がまかつフィールドテスターの上村恭生選手(44=水藻フィッシングセンター)が念願の2度目の優勝を成し遂げた。「第34回G杯争奪全日本ヘラブナ釣り選手権」(主催・株式会社がまかつ)が10月21、22日に千葉・旭市の「長熊釣堀センター」で予選を勝ち抜いた46選手(シードを含む)が参加しヘラブナの総重量を競った。22日、午後1時からの決勝戦は6選手で戦い、得意とする短ザオのメーター釣り(エサ・セット)で上村選手が22キロを釣りあげ12年ぶりの栄冠に輝いた。2位は20キロで濱嶋勇選手(26=シード)、3位には18・4キロの鈴木則之選手(51=同)が入った。

 「速攻の釣りにこだわりG杯に挑み続けた」上村選手。すでに00年G杯(茨城・筑波白水湖)を制したが得意の速いアタリをとっていく釣りを封印しての優勝だった。それだけに「いつか自分の持ち味を出し切って優勝したい」という思いから再び頂点を目指した。
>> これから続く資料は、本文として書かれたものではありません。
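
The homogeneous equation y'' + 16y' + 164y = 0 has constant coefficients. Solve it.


Characteristic equation: r² + 16r + 164 = 0.
Discriminant is negative; roots r = -8 ± 10i (complex conjugate pair).
General solution uses e^(α x)(C₁ cos(β x) + C₂ sin(β x)): y = e^(-8x)(C₁cos(10x) + C₂sin(10x)).


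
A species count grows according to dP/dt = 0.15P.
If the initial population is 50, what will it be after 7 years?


The ODE dP/dt = 0.15P has solution P(t) = P(0)e^(0.15t).
Substitute P(0) = 50 and t = 7: P(7) = 50 e^(1.05) ≈ 143.


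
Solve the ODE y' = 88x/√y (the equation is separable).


Separate: √y dy = 88x dx.
Integrate: (2/3)y^(3/2) = 44x² + C.


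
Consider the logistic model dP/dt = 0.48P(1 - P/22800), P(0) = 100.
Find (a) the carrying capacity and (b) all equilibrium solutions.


Logistic ODE dP/dt = 0.48P(1 - P/22800) has equilibria where dP/dt = 0, i.e. P = 0 or P = 22800.
The coefficient (1 - P/K) = 0 when P = K, identifying K = 22800 as the carrying capacity.
(a) K = 22800; (b) equilibria P = 0 and P = 22800.


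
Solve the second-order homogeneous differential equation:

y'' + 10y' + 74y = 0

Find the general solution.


Characteristic equation: r² + 10r + 74 = 0.
Discriminant is negative; roots r = -5 ± 7i (complex conjugate pair).
General solution uses e^(α x)(C₁ cos(β x) + C₂ sin(β x)): y = e^(-5x)(C₁cos(7x) + C₂sin(7x)).


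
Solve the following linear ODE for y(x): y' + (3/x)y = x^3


P(x) = 3/x ⇒ μ = x^3.
(x^3 y)' = x^6 ⇒ x^3 y = x^7/(7) + C.
Solve for y: y = (1/7)x^4 + C/x^3.


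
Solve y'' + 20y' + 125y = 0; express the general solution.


Characteristic equation: r² + 20r + 125 = 0.
Discriminant is negative; roots r = -10 ± 5i (complex conjugate pair).
General solution uses e^(α x)(C₁ cos(β x) + C₂ sin(β x)): y = e^(-10x)(C₁cos(5x) + C₂sin(5x)).


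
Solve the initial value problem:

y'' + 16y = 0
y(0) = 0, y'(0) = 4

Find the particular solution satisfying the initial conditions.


Characteristic roots of r² + 16 = 0 are ±4i, so y = C₁cos(4x) + C₂sin(4x).
Apply y(0) = 0: C₁ = 0. Differentiate and apply y'(0) = 4: 4·C₂ = 4, so C₂ = 1.
Particular solution: y = sin(4x).


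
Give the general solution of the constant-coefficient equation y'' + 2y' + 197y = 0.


Characteristic equation: r² + 2r + 197 = 0.
Discriminant is negative; roots r = -1 ± 14i (complex conjugate pair).
General solution uses e^(α x)(C₁ cos(β x) + C₂ sin(β x)): y = e^(-x)(C₁cos(14x) + C₂sin(14x)).


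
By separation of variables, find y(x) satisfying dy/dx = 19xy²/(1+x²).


Separate: dy/y² = 19x/(1+x²) dx.
Integrate LHS: ∫ dy/y² = -1/y.
Integrate RHS via u = 1+x²: (19/2)ln(1+x²) + C.
Result: -1/y = (19/2)ln(1+x²) + C.


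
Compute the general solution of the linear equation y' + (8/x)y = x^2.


P(x) = 8/x ⇒ μ = x^8.
(x^8 y)' = x^10 ⇒ x^8 y = x^11/(11) + C.
Solve for y: y = (1/11)x^3 + C/x^8.


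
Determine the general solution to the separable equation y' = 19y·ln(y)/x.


Separate: dy/[y ln(y)] = 19 dx/x.
Substitute u = ln(y): du/u = 19 dx/x.
Integrate: ln|ln(y)| = 19ln|x| + C₀, hence ln(y) = C·x^19.


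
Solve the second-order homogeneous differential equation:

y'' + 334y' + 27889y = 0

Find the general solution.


Characteristic equation: r² + 334r + 27889 = 0, i.e. (r + 167)² = 0.
Repeated root r = -167; include an x factor for the second linearly independent solution.
General solution: y = (C₁ + C₂x)e^(-167x).


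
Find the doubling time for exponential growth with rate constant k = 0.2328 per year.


Exponential growth: P(t) = P₀ e^(0.2328t). Set P(t)/P₀ = 2: e^(0.2328t) = 2.
Solve: t = ln(2)/0.2328 ≈ 2.98 years.


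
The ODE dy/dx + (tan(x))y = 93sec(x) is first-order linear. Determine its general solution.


P(x) = tan(x) ⇒ μ = e^(∫tan(x)dx) = sec(x).
(sec(x) y)' = 93sec²(x) ⇒ sec(x) y = 93tan(x) + C.
Multiply by cos(x): y = 93sin(x) + C·cos(x).


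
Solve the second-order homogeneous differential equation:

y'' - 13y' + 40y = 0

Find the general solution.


Characteristic equation: r² - 13r + 40 = 0.
Factor: (r - 8)(r - 5) = 0 ⇒ r = 8, 5 (distinct real).
General solution: y = C₁e^(8x) + C₂e^(5x).


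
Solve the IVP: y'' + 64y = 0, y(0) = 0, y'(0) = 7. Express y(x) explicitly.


Characteristic roots of r² + 64 = 0 are ±8i, so y = C₁cos(8x) + C₂sin(8x).
Apply y(0) = 0: C₁ = 0. Differentiate and apply y'(0) = 7: 8·C₂ = 7, so C₂ = 7/8.
Particular solution: y = (7/8)sin(8x).


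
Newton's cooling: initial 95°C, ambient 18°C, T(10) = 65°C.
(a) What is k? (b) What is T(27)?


Newton's law: T(t) = T_a + (T₀ - T_a)e^(-kt).
(a) Use T(10) = 65: (65 - 18)/(95 - 18) = e^(-k·10), so k = -ln(0.610)/10 ≈ 0.0494.
(b) Apply k to t = 27: T(27) = 18 + (77)e^(-1.333) ≈ 38.3°C.


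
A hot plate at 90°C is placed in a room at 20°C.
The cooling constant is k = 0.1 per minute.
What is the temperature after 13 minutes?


Newton's law: dT/dt = -k(T - T_a) has solution T(t) = T_a + (T₀ - T_a)e^(-kt).
Plug in T_a = 20, T₀ = 90, k = 0.1, t = 13: T(13) = 20 + (70)e^(-1.30) ≈ 39.1°C.


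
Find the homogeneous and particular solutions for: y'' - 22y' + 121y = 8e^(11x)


Characteristic polynomial (r - 11)² = 0; repeated root r = 11.
y_h = (C₁ + C₂x)e^(11x). Forcing matches the repeated root (resonance), so try y_p = Ax² e^(11x).
Substitute and solve for A: 2A = 8, so A = 4.
General solution: y = (C₁ + C₂x + 4x²)e^(11x).


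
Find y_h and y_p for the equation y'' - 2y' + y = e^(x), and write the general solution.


Characteristic polynomial (r - 1)² = 0; repeated root r = 1.
y_h = (C₁ + C₂x)e^(x). Forcing matches the repeated root (resonance), so try y_p = Ax² e^(x).
Substitute and solve for A: 2A = 1, so A = 1/2.
General solution: y = (C₁ + C₂x + (1/2)x²)e^(x).


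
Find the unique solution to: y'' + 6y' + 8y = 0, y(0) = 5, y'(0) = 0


Characteristic roots of r² + 6r + 8 = 0 are -2, -4.
General solution y = c₁ e^(-2x) + c₂ e^(-4x).
Apply y(0) = 5: c₁ + c₂ = 5. Apply y'(0) = 0: -2 c₁ - 4 c₂ = 0.
Solve: c₁ = 10, c₂ = -5.
Particular solution: y = 10e^(-2x) - 5e^(-4x).


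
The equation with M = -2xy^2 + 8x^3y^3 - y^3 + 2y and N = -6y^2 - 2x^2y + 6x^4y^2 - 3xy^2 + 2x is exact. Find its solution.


Check exactness: ∂M/∂y = -4xy + 24x^3y^2 - 3y^2 + 2 and ∂N/∂x = -4xy + 24x^3y^2 - 3y^2 + 2; equal, so the equation is exact.
Integrate M with respect to x (treating y as constant): ∫M dx = -x^2y^2 + 2x^4y^3 - xy^3 + 2xy + h(y).
Differentiate w.r.t. y and set equal to N: the x-dependent terms already match, leaving h'(y) = -6y^2. Integrate: h(y) = -2y^3.
So F(x,y) = -2y^3 - x^2y^2 + 2x^4y^3 - xy^3 + 2xy.
General solution: -2y^3 - x^2y^2 + 2x^4y^3 - xy^3 + 2xy = C.


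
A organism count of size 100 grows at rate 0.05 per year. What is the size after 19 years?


The ODE dP/dt = 0.05P has solution P(t) = P(0)e^(0.05t).
Substitute P(0) = 100 and t = 19: P(19) = 100 e^(0.95) ≈ 259.


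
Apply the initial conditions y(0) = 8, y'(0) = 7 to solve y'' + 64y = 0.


Characteristic roots of r² + 64 = 0 are ±8i, so y = C₁cos(8x) + C₂sin(8x).
Apply y(0) = 8: C₁ = 8. Differentiate and apply y'(0) = 7: 8·C₂ = 7, so C₂ = 7/8.
Particular solution: y = 8cos(8x) + (7/8)sin(8x).


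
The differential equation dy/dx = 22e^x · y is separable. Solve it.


Separate variables: dy/y = 22e^x dx.
Integrate: ln|y| = 22e^x + C₀.
Exponentiate: y = Ce^(22e^x).


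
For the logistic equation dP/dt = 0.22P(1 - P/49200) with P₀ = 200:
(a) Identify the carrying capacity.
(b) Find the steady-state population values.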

 だがなかなか勝てず近年は関東と関西の池事情も異なって釣りが難しくなり11年間で3位(02年)が1度だけ。予選落ちの年は大会審査員も務めるベテランとなるが「G杯を追う熱い気持ちが失せることはなく」自分の釣りを磨き続けた。

 そして今年、積み重ねた技量に加え条件、運も味方する最高の舞台で短ザオ、浅ダナの釣りが躍動した。釣れる魚のサイズに差はなく(30センチ前後)、得意のタナ(メーター)で魚が活発にエサを追い、「絶対的な自信を持つ」食わせと短ハリス、4号バリの相性も良くヘラが好反応を示した。

 予選で「ふわっとしたエサでタナになじませる」ヒントを得るや、準決勝からは「周りを一切気にせずにウキだけを見る」冷静な集中力を発揮し、見るものをひきつけるほどの釣りで次々にサオを絞り込んだ。

 人が減るにつれ、魚が増えると「連動するようにエサが合っていった」という言葉通り、ふわっとしたタッチを維持しながら、絶妙の締め加減で小さくバラケを開かせ、ヘラをしっかりとタナにキープしていく。

 決勝戦では残りクジで右端を引き当て、さらにペースを上げ開始約1時間で28匹を釣りあげ他を圧倒。その後は徐々に魚が上ずりだすがエサをていねいにつけて早いアタリを見送りながら我慢の釣りを展開。

 昨年の覇者・濱嶋選手が怒とうの追い上げをみせるが動じることなく2キロ差で逃げ切る完ぺきな速攻釣りをやり遂げた。会心のG杯を手にすると「納得の釣りで優勝できて最高。若いチャンピオンと戦うことができてうれしい」と話した。【近江康輔】【第34回G杯争奪全日本ヘラブナ釣り選手権】(1)上村恭生(44=水藻Fセンター)22.0キロ(2)濱嶋

 勇(26=シード)20.0キロ(3)鈴木則之(51=シード)18.4キロ(4)松本茂行(46=富里乃堰)18.2キロ(5)板平寛光(39=ひょうたん池)17.8キロ(6)鈴木千秋(52=水藻Fセンター)15.2キロ※左から順位、選手名、年齢、予選会場、重量。